A screen reader relays the alt tag text to a visually-impaired user. Also, think of those with situational accessibility issues – like having slow internet, where images don’t load. Alt tags provide an important alternative.

Header tags for structure

Header tags aren’t just for pointing out keywords to Google and giving visual structure. In fact, they tell screen readers what order to read content in.

SEO for accessibility

Overall, remember Google’s business model basics. As a service, it wants to provide the very best information to a wide audience. Formatting your website with good SEO does more than tick boxes – it provides a great experience to more people.

Review your content

George Orwell famously said, “Never use a long word where a short word will do” – and this is often true. Especially if accessibility is important to your marketing materials.

Whether it’s a brochure, web page or social media post, consider your language. Are you overcomplicating the message for your user?

Simplifying your language can help dyslexic and dyspraxic users – but again, it’s largely better for everyone. Everyone has a better experience. That’s why the “keep it simple” approach is loved by copywriters.

For a great real-life example, take a look at Monzo. Their tone of voice guide is all about “Plain English”. Not only is this a refreshing approach in the financial industry but it opens its banking services up to include a much larger and varied audience.

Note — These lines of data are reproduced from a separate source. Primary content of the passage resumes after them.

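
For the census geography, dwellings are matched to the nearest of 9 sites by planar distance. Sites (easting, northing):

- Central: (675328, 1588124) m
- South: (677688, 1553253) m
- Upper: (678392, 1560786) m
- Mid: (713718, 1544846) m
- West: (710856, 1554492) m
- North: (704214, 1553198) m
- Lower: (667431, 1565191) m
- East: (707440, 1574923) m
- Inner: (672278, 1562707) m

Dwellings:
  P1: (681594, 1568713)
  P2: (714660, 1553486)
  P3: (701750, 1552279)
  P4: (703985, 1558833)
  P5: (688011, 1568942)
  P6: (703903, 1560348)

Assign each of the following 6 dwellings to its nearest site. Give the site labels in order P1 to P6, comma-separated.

P1 → Upper (d²=73090133.00)
P2 → West (d²=15482452.00)
P3 → North (d²=6915857.00)
P4 → North (d²=31805666.00)
P5 → Upper (d²=159045497.00)
P6 → North (d²=51219221.00)

Upper, West, North, North, Upper, North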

Always question your design

The basics of good design are vital – to a certain extent. From visual hierarchy to balance, a lot of these principles will guide the design of marketing materials.

However, be conscious of certain limitations. For example, colour. Remember not everyone sees the world as you do. Be aware of users who are colourblind – and instead focus on contrast. After all, it is estimated over 4.5% of the UK population is colourblind so there is a fair chance your audience could include a colourblind user.

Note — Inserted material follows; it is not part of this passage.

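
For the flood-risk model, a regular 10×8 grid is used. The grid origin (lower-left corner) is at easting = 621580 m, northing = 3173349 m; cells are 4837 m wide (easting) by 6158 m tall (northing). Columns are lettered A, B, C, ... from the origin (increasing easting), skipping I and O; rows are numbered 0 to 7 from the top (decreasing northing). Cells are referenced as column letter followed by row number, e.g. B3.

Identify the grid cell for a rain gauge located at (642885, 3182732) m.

Column index: ⌊(642885 − 621580) / 4837⌋ = ⌊4.405⌋ = 4 → column E
Row offset from origin: ⌊(3182732 − 3173349) / 6158⌋ = ⌊1.524⌋ = 1 → row 6 (counted from top)

E6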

Illustration of a person sitting at a computer screen from the viewpoint of the computer screen

Give the user control

Video and animation is widely popular as a marketing material – and with good reason. Prompting high engagement, moving media sits high in the digital marketing world. It is powerful at informing, entertaining and educating your audience. But are you sure your whole audience feels the same?

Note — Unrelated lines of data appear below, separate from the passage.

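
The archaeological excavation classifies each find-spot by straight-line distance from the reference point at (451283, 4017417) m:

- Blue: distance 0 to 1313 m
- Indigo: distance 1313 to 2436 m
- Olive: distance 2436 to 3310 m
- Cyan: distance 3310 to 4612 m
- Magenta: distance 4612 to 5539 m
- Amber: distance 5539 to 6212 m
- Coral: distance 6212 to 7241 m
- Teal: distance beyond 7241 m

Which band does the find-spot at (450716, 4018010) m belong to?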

Going past accessibility, we need to think about responsibility. As user-centric marketers, are we really focusing on what’s best for our users?

Safety and accessibility are closely linked – and you need to ask if your marketing materials are safe. This means content that considers photosensitive epilepsy – and other physical conditions. Mozilla explains:

“Web technologies that use video, gifs, animated SVGs, Canvas, and CSS or JavaScript animations are all capable of content that can induce seizures or other incapacitating physical reactions. Certain visual patterns, especially stripes, can also cause physical reactions even though they are not animated.”

Now, we aren’t saying don’t use videos and animations. But carefully consider how you use them. On websites, auto-play is a general no-no. Adapt content for social media platforms that do auto-play (this example by Twitter demonstrates the danger – which was condemned by an epilepsy charity). Be conscious of using videos in presentations, pitches and talks.

And above all? Give the user control over what content they consume. Pushing it on them is not only a shady marketing tactic – but it could be potentially dangerous.

Let’s do better marketing

Accessibility is a huge topic – with many different angles. From physical to mental, to permanent to temporary – there is a plethora of conditions, situations and obstacles that “disable” us. And that’s why this topic is so important. When we presume that our users – our target audience – is “able” all the time not only do we waste time and money on marketing materials that can’t be used. But we also exclude. And whatever the discussion, exclusion is always wrong.

Simply, we want to do better marketing – because we want to do better! And by changing our approach we can do this.